In honour of the paperback edition I thought I would post a deleted scene -- the original prologue. Although I loved the action of this scene, and the fact we get to see Ryu as a dragon, in the end it was decided because of the time gap between here and the beginning of the story it was better to drop the prologue and go straight into chapter 1. 
So the original beginning....

His curiosity had got the better of him, again. He’d overheard the guards mention level three, now here he was outside the last secure door debating the wisdom of going further. He stroked a hand over the metal panel, white paint chips catching on his calloused fingertips. Curiosity burned hotter. What were they hiding? 

Unable to resist, he narrowed his eyes in concentration and set to work on the lock. A tight smile tugged at his lips and excitement thrummed through his blood, the danger making him feel electrifyingly alive, like static against his skin. He changed the angle of the lock picks, his fingers sensitive to the slightest vibration. The empty corridor held its breath as he made short work of the mechanism. The click of the lock disengaging was overloud. He froze, nothing stirred. 

Ryu Mackay took a steadying breath. His life hadn’t always turned out the way he wanted, but this, this made it all worthwhile. This exhilaration, serving his country under the radar, knowing his actions made a difference. His picks vanished back into his pocket and he turned the handle. The door swung open on silent hinges – disturbingly silent for a compound full of squeaky doors.
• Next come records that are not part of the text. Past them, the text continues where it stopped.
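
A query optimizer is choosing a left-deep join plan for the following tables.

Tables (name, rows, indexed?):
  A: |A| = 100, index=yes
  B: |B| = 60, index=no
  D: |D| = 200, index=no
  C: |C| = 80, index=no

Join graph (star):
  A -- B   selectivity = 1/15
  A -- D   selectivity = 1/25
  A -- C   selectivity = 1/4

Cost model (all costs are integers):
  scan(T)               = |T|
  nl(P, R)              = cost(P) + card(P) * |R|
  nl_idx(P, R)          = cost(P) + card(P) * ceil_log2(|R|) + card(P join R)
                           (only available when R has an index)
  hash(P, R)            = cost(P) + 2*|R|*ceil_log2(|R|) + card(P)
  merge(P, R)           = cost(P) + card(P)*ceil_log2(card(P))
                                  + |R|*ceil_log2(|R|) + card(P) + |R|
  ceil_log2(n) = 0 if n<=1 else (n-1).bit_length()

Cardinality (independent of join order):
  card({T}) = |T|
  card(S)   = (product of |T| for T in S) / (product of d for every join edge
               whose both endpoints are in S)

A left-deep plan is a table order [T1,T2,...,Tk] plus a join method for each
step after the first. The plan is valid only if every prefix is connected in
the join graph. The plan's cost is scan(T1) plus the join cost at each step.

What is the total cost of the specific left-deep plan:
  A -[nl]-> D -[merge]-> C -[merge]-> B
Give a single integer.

step 1: scan A: cost=100, card=100
step 2: join D via nl
    card(P join D) = 100*200/(25) = 800
    cost = 100 + 100*200 = 20100
step 3: join C via merge
    card(P join C) = 800*80/(4) = 16000
    cost = 20100 + 800*10 + 80*7 + 800 + 80 = 29540
step 4: join B via merge
    card(P join B) = 16000*60/(15) = 64000
    cost = 29540 + 16000*14 + 60*6 + 16000 + 60 = 269960

269960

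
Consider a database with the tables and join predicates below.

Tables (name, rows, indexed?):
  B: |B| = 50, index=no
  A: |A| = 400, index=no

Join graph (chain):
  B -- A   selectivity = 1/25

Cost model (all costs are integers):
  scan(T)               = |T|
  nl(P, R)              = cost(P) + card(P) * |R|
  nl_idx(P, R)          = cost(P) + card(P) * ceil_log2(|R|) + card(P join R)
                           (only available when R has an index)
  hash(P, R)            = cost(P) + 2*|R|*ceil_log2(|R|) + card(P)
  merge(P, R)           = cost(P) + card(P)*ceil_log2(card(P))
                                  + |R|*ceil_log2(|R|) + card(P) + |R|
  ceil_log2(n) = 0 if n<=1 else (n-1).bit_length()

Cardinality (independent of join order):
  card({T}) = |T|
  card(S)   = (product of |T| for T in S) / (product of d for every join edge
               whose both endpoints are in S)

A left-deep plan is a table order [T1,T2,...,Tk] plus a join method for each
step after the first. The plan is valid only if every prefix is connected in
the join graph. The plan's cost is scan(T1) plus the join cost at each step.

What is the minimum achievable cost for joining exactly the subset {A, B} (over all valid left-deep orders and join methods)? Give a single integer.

1400

Selinger DP over subsets of {A,B}:
  {B}: scan cost=50, card=50
  {A}: scan cost=400, card=400
  {AB}: card=800; try (B,hash)→1400, (A,merge)→4400, (B,merge)→4750, (A,hash)→7300, (A,nl)→20050, (B,nl)→20400; best=1400 via (B,hash)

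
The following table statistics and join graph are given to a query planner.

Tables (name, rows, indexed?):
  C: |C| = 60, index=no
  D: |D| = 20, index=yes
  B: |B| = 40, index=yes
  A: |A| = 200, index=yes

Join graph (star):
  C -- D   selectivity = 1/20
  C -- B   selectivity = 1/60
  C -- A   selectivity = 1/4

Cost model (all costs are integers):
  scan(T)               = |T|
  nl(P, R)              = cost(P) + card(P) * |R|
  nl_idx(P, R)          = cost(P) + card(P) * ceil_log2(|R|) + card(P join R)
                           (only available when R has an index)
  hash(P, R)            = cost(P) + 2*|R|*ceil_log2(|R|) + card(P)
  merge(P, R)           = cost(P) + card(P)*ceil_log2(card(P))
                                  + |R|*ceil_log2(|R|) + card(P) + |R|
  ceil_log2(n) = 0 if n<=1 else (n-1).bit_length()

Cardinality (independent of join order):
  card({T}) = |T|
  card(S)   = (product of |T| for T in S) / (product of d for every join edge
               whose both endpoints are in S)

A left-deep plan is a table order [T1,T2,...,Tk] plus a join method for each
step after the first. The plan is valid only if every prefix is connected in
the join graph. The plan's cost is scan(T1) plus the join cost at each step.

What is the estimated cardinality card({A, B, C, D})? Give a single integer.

2000

Tables in S: A(200), B(40), C(60), D(20)
Edges inside S: C-D(d=20), C-B(d=60), C-A(d=4)
numerator = 200 * 40 * 60 * 20 = 9600000
denominator = 20 * 60 * 4 = 4800
card(S) = 9600000 / 4800 = 2000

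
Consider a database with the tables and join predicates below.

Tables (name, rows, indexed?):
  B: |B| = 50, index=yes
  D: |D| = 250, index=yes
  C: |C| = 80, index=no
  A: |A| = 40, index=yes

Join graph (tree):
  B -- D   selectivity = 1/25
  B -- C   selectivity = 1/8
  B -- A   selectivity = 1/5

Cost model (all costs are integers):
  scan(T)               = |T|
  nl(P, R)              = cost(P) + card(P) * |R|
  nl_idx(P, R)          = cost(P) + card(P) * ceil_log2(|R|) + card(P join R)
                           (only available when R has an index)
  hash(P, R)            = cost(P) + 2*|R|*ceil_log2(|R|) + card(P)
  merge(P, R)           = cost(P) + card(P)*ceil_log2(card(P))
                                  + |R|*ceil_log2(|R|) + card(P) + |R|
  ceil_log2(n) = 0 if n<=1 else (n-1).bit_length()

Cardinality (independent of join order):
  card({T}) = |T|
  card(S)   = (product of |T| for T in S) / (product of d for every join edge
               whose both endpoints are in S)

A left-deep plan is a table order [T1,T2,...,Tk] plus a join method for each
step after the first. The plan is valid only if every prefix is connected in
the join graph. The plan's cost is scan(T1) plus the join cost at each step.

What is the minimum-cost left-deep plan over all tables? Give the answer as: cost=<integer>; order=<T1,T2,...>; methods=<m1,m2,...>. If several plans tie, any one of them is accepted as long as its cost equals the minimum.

cost=7050; order=B,D,A,C; methods=nl_idx,hash,hash

Selinger DP (subsets sized 1..n):
  {B}: scan cost=50, card=50
  {D}: scan cost=250, card=250
  {C}: scan cost=80, card=80
  {A}: scan cost=40, card=40
  {BD}: card=500; try (D,nl_idx)→950, (B,hash)→1100, (B,nl_idx)→2250, (D,merge)→2650, (B,merge)→2850, (D,hash)→4100 …(+2); best=950 via (D,nl_idx)
  {BC}: card=500; try (B,hash)→760, (C,merge)→1040, (B,nl_idx)→1060, (B,merge)→1070, (C,hash)→1220, (C,nl)→4050 …(+1); best=760 via (B,hash)
  {AB}: card=400; try (A,hash)→580, (B,merge)→670, (B,hash)→680, (B,nl_idx)→680, (A,merge)→680, (A,nl_idx)→750 …(+2); best=580 via (A,hash)
  {BCD}: card=5000; try (C,hash)→2570, (D,hash)→5260, (C,merge)→6590, (D,merge)→8010, (D,nl_idx)→9760, (C,nl)→40950 …(+1); best=2570 via (C,hash)
  {ABD}: card=4000; try (A,hash)→1930, (D,hash)→4980, (A,merge)→6230, (D,merge)→6830, (D,nl_idx)→7780, (A,nl_idx)→7950 …(+2); best=1930 via (A,hash)
  {ABC}: card=4000; try (A,hash)→1740, (C,hash)→2100, (C,merge)→5220, (A,merge)→6040, (A,nl_idx)→7760, (A,nl)→20760 …(+1); best=1740 via (A,hash)
  {ABCD}: card=40000; try (C,hash)→7050, (A,hash)→8050, (D,hash)→9740, (C,merge)→54570, (D,merge)→55990, (A,nl_idx)→72570 …(+5); best=7050 via (C,hash)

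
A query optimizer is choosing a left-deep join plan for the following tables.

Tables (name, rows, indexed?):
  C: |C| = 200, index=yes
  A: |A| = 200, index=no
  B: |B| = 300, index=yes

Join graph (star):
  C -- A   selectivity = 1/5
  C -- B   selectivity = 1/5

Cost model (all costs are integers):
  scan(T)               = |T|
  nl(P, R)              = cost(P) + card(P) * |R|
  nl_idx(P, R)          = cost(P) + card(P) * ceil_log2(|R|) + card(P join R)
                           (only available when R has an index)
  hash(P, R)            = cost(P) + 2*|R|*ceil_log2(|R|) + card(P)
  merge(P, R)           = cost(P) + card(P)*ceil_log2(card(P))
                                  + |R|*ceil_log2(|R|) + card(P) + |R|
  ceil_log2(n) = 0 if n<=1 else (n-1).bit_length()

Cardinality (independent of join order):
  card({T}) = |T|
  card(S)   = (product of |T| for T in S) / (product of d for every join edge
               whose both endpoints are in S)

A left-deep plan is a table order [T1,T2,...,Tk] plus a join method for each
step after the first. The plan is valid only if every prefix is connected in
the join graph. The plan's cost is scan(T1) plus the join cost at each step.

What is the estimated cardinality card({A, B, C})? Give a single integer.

480000

Tables in S: A(200), B(300), C(200)
Edges inside S: C-A(d=5), C-B(d=5)
numerator = 200 * 300 * 200 = 12000000
denominator = 5 * 5 = 25
card(S) = 12000000 / 25 = 480000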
He slipped into the room and his eyes widened. Horror turned his blood cold. In the centre of the bare concrete block room, sitting on a rough wooden table, were tubes of pale green chemicals surrounded by twisted wires. 

Bomb! The word exploded in his brain. The red numbers on the timer attached to the front clicked over, 04:23. He had less than five minutes to get the hell out.

Shit!” The word was more exhalation than speech.

No time to disable the bomb. Neither his training nor his inherent difference would stop him dying if he was near that thing when it blew. He was turning even as he realised the only option was to run as if the world were about to be blown apart at his feet, which in fact, it was. He raced for the door.

Grabbing the doorframe, he spun himself around the corner. Three quick strides and he was across the landing and shoving open the door to the stairwell. He needed to get out faster than Houdini on a good day.

As the door closed behind him, he heard it: rapid footsteps pounding up the stairs from below. The sound pushed his heart rate even higher than the already adrenaline-surging beat it developed after he saw that little construction of destruction. 

Ryu began running up the stairs quicker and quieter than the men below. Thank goodness he’d already photographed the illegal importation documents. He slammed his way out of the final set of doors and found himself standing on the roof, five stories up with no external fire escape. He swore silently. Where was a helicopter when you needed one? 

Standing in the shadows surrounding the exit, he debated his options. His jaw tightened, he hated being caught out like this. He glanced at the sky. The heavy globe of the moon illuminated the compound. If he moved, he’d be a clear target. 

Unfortunately, like a ticking bomb, time wasn’t on his side. A man’s coarse shout on the other side of the door made up this mind. He’d have to risk being seen. Gritting his teeth in annoyance, he sent his clothes, weapons, and camera into Elsewhere and began running. He reached the edge of the roof—and jumped.

Air rushed past his face, burning his cheeks. Throwing his arms wide, he released the dragon. With an electric rush, he shifted. His wings caught the wind and pulled him upwards. If he was lucky no one would look up and see a giant, copper dragon flying overhead. If he wasn’t, he hoped they mistook him for a dream not an enemy aircraft. 

He pushed through the air with powerful wing strokes. His next mission better be an easy one or he’d kick Adrian’s butt. 

Boom!

The sound and heat of the explosion almost tumbled him out of the sky, only a jerk of his tail and a mighty wrench of his wings kept him airborne. He glanced over his shoulder to see the roof where he had been standing only moments before, shattered and engulfed in flames.